タモキシフェンで子宮体がんの危険性が上がるというのは事実ですが、それは1000人に1人のレベルです。逆にタモキシフェンで乳がんの再発を抑えられるのは、10人に1人のレベルです。100倍の利益をとるか、100分の1にあたる危険性のために利益をあきらめるかは、あなたの判断です。タモキシフェン内服中だとしても、子宮体がん検査を行う意義は示されていませんし、苦痛を伴いますので、症状がないのであれば余計な検査は受けないほうがよいでしょう。なお、タモキシフェンには次のような副産物もあります。

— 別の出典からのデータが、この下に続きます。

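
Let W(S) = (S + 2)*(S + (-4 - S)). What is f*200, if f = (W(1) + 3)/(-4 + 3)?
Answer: 1800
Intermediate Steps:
W(S) = -8 - 4*S (W(S) = (2 + S)*(-4) = -8 - 4*S)
f = 9 (f = ((-8 - 4*1) + 3)/(-4 + 3) = ((-8 - 4) + 3)/(-1) = (-12 + 3)*(-1) = -9*(-1) = 9)
f*200 = 9*200 = 1800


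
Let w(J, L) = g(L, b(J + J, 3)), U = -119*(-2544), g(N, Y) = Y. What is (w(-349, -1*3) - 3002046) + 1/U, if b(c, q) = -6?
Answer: -908829214271/302736 ≈ -3.0021e+6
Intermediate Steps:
U = 302736
w(J, L) = -6
(w(-349, -1*3) - 3002046) + 1/U = (-6 - 3002046) + 1/302736 = -3002052 + 1/302736 = -908829214271/302736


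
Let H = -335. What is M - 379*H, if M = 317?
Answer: 127282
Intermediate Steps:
M - 379*H = 317 - 379*(-335) = 317 + 126965 = 127282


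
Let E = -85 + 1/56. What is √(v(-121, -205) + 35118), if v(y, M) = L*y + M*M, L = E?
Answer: 3*√7615762/28 ≈ 295.68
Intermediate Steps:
E = -4759/56 (E = -85 + 1/56 = -4759/56 ≈ -84.982)
L = -4759/56 ≈ -84.982
v(y, M) = M² - 4759*y/56 (v(y, M) = -4759*y/56 + M*M = -4759*y/56 + M² = M² - 4759*y/56)
√(v(-121, -205) + 35118) = √(((-205)² - 4759/56*(-121)) + 35118) = √((42025 + 575839/56) + 35118) = √(2929239/56 + 35118) = √(4895847/56) = 3*√7615762/28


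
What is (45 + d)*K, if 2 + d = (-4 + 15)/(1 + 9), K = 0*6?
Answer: 0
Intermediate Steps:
K = 0
d = -9/10 (d = -2 + (-4 + 15)/(1 + 9) = -2 + 11/10 = -9/10 ≈ -0.90000)
(45 + d)*K = (45 - 9/10)*0 = (441/10)*0 = 0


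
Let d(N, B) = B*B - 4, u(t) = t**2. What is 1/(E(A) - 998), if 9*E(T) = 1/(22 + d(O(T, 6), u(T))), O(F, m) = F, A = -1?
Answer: -171/170657 ≈ -0.0010020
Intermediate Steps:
d(N, B) = -4 + B**2 (d(N, B) = B**2 - 4 = -4 + B**2)
E(T) = 1/(9*(18 + T**4)) (E(T) = 1/(9*(22 + (-4 + (T**2)**2))) = 1/(9*(22 + (-4 + T**4))) = 1/(9*(18 + T**4)))
1/(E(A) - 998) = 1/(1/(9*(18 + (-1)**4)) - 998) = 1/(1/(9*(18 + 1)) - 998) = 1/((1/9)/19 - 998) = 1/((1/9)*(1/19) - 998) = 1/(1/171 - 998) = 1/(-170657/171) = -171/170657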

●対側乳がんの減少(対照群2%に対し1・3%)(信頼度1)
●血管疾患死亡の減少(信頼度1)
●骨粗鬆症の予防

18.抗がん剤の治療費はいくらかかりますか?

1回ごとの自己負担分の目安(体重50kg、身長155cmの人の場合)です。体重や体表面積により多少変動があり、制吐剤や白血球を増やす薬を併用したときは当然これよりも高くなります。
CMF療法 1万1000円。
AC療法 1万5000円。
タキソール 4万2000円。ウイークリータキソール80mg/㎡の場合2万5000円。

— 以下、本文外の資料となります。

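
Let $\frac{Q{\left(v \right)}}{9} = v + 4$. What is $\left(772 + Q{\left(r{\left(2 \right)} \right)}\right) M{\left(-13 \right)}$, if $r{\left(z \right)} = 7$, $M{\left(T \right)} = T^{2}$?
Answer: $147199$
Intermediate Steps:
$Q{\left(v \right)} = 36 + 9 v$ ($Q{\left(v \right)} = 9 \left(v + 4\right) = 9 \left(4 + v\right) = 36 + 9 v$)
$\left(772 + Q{\left(r{\left(2 \right)} \right)}\right) M{\left(-13 \right)} = \left(772 + \left(36 + 9 \cdot 7\right)\right) \left(-13\right)^{2} = \left(772 + \left(36 + 63\right)\right) 169 = \left(772 + 99\right) 169 = 871 \cdot 169 = 147199$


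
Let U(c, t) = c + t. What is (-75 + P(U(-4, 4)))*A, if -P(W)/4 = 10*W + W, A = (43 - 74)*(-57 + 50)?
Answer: -16275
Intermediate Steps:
A = 217 (A = -31*(-7) = 217)
P(W) = -44*W (P(W) = -4*(10*W + W) = -44*W)
(-75 + P(U(-4, 4)))*A = (-75 - 44*(-4 + 4))*217 = (-75 - 44*0)*217 = (-75 + 0)*217 = -75*217 = -16275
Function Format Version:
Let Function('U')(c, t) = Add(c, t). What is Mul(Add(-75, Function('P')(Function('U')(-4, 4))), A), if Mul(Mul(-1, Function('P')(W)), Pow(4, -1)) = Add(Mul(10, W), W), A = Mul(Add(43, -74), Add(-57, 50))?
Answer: -16275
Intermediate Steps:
A = 217 (A = Mul(-31, -7) = 217)
Function('P')(W) = Mul(-44, W) (Function('P')(W) = Mul(-4, Add(Mul(10, W), W)) = Mul(-4, Mul(11, W)) = Mul(-44, W))
Mul(Add(-75, Function('P')(Function('U')(-4, 4))), A) = Mul(Add(-75, Mul(-44, Add(-4, 4))), 217) = Mul(Add(-75, Mul(-44, 0)), 217) = Mul(Add(-75, 0), 217) = Mul(-75, 217) = -16275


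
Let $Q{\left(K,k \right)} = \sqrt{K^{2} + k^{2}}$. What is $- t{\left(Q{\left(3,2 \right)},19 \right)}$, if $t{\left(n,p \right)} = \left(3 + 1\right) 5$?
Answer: $-20$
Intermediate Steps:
$t{\left(n,p \right)} = 20$ ($t{\left(n,p \right)} = 4 \cdot 5 = 20$)
$- t{\left(Q{\left(3,2 \right)},19 \right)} = \left(-1\right) 20 = -20$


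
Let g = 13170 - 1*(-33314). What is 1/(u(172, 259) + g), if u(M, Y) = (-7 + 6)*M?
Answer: 1/46312 ≈ 2.1593e-5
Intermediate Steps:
u(M, Y) = -M
g = 46484 (g = 13170 + 33314 = 46484)
1/(u(172, 259) + g) = 1/(-1*172 + 46484) = 1/(-172 + 46484) = 1/46312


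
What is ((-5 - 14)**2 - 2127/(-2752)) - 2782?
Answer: -6660465/2752 ≈ -2420.2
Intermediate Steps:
((-5 - 14)**2 - 2127/(-2752)) - 2782 = ((-19)**2 - 2127*(-1/2752)) - 2782 = (361 + 2127/2752) - 2782 = 995599/2752 - 2782 = -6660465/2752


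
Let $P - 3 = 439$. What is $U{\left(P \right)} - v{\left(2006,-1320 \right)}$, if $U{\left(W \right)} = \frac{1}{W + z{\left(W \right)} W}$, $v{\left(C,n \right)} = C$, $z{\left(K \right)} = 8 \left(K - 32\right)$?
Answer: $- \frac{2909105211}{1450202} \approx -2006.0$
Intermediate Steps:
$P = 442$ ($P = 3 + 439 = 442$)
$z{\left(K \right)} = -256 + 8 K$ ($z{\left(K \right)} = 8 \left(-32 + K\right) = -256 + 8 K$)
$U{\left(W \right)} = \frac{1}{W + W \left(-256 + 8 W\right)}$ ($U{\left(W \right)} = \frac{1}{W + \left(-256 + 8 W\right) W} = \frac{1}{W + W \left(-256 + 8 W\right)}$)
$U{\left(P \right)} - v{\left(2006,-1320 \right)} = \frac{1}{442 \left(-255 + 8 \cdot 442\right)} - 2006 = \frac{1}{442 \left(-255 + 3536\right)} - 2006 = \frac{1}{442 \cdot 3281} - 2006 = \frac{1}{442} \cdot \frac{1}{3281} - 2006 = \frac{1}{1450202} - 2006 = - \frac{2909105211}{1450202}$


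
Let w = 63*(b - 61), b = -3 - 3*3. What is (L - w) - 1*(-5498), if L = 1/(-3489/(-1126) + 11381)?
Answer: 129428345141/12818495 ≈ 10097.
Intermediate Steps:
b = -12 (b = -3 - 9 = -12)
L = 1126/12818495 (L = 1/(-3489*(-1/1126) + 11381) = 1/(3489/1126 + 11381) = 1/(12818495/1126) = 1126/12818495 ≈ 8.7842e-5)
w = -4599 (w = 63*(-12 - 61) = 63*(-73) = -4599)
(L - w) - 1*(-5498) = (1126/12818495 - 1*(-4599)) - 1*(-5498) = (1126/12818495 + 4599) + 5498 = 58952259631/12818495 + 5498 = 129428345141/12818495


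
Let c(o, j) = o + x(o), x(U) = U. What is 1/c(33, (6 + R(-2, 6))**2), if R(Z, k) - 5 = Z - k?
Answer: 1/66 ≈ 0.015152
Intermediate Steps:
R(Z, k) = 5 + Z - k (R(Z, k) = 5 + (Z - k) = 5 + Z - k)
c(o, j) = 2*o (c(o, j) = o + o = 2*o)
1/c(33, (6 + R(-2, 6))**2) = 1/(2*33) = 1/66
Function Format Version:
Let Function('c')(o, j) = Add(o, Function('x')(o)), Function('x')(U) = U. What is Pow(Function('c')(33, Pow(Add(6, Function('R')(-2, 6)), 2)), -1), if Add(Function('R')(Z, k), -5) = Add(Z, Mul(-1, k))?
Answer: Rational(1, 66) ≈ 0.015152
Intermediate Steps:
Function('R')(Z, k) = Add(5, Z, Mul(-1, k)) (Function('R')(Z, k) = Add(5, Add(Z, Mul(-1, k))) = Add(5, Z, Mul(-1, k)))
Function('c')(o, j) = Mul(2, o) (Function('c')(o, j) = Add(o, o) = Mul(2, o))
Pow(Function('c')(33, Pow(Add(6, Function('R')(-2, 6)), 2)), -1) = Pow(Mul(2, 33), -1) = Pow(66, -1) = Rational(1, 66)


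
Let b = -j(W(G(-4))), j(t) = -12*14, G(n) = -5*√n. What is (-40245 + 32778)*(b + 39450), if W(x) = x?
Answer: -295827606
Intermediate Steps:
j(t) = -168
b = 168 (b = -1*(-168) = 168)
(-40245 + 32778)*(b + 39450) = (-40245 + 32778)*(168 + 39450) = -7467*39618 = -295827606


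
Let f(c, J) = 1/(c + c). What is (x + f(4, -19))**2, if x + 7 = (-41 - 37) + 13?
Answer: 330625/64 ≈ 5166.0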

タキソテール 3万5000円(60mg/㎡の場合)。
ハーセプチン 初回3万5000円。2回目以降2万円。
ホルモン療法注射 リュープリン1カ月製剤で1回分1万7000円、3カ月製剤で1回分3万円。ゾラデックス1回分(1カ月)7000円。
ホルモン療法内服薬 ノルバデックス30日分4000円。フェアストン30日分7000円(処方箋料と薬局での支払いの合計です。まとめて処方してもらえば処方箋料が安くなります)。

ワンポイントアドバイス
(補助療法をするかどうかは自分で決めよう!
補助療法を行うかどうかは、次の3つの因子によって決定します。
●補助療法をしない場合の予後(治療の経過)がどうなるか?
●補助療法によって予後がどの程度改善されるのか?
●補助療法に重大な副作用があるか?その頻度は?
ほとんどの乳がんは遠隔転移を起こすと根治は不可能です。そのため遠隔転移の予防のための補助療法が大切なのです。遠隔再発率が高い乳がんで、補助療法の効果が高く、その副作用の頻度が低ければ誰もが補助療法を受けるでしょう。その反対に、遠隔再発率が低いにもかかわらず、補助療法の効果が低い場合や、重大な副作用がある場合は、誰も補助療法を受けないでしょう。 ここで一例をあげて説明しましょう。補助療法をしない場合の予後は、腋窩リンパ節転移、ホルモン受容体、腫瘍の大きさ、組織学的グレード、年齢、HER-2、そして脈管浸襲によって決まると先述しました。例えばリンパ節転移なく腫瘍の大きさが3㎝以上のときの10年遠隔再発率は20~50%です。この方が補助療法を行えば10年遠隔再発率が4分の1改善することが判明しています。ということは遠隔再発率を20%としたときには、
●補助療法によって命が助かる人の割合は、20%の4分の1の5%。
●補助療法をやっても助からなかった人の割合は、20%の4分の3の15%。
●残りの80%は補助療法をやらなくても遠隔再発しなかった人達です。
つまり「やって得した群」は5%、「やって損した群」は95%です。遠隔再発率を50%としたときには、「やって得した群」は50%の4分の1で12・5%、「やって損した群」は87・5%です。この5~12・5%の「やって得した群」の確率と、重大な副作用の頻度(例えば不妊になる確率が70%)を考え合わせて、あなたが補助療法に魅力を感じるかどうか、それが「補助療法をするかどうか」の決め手となるのです。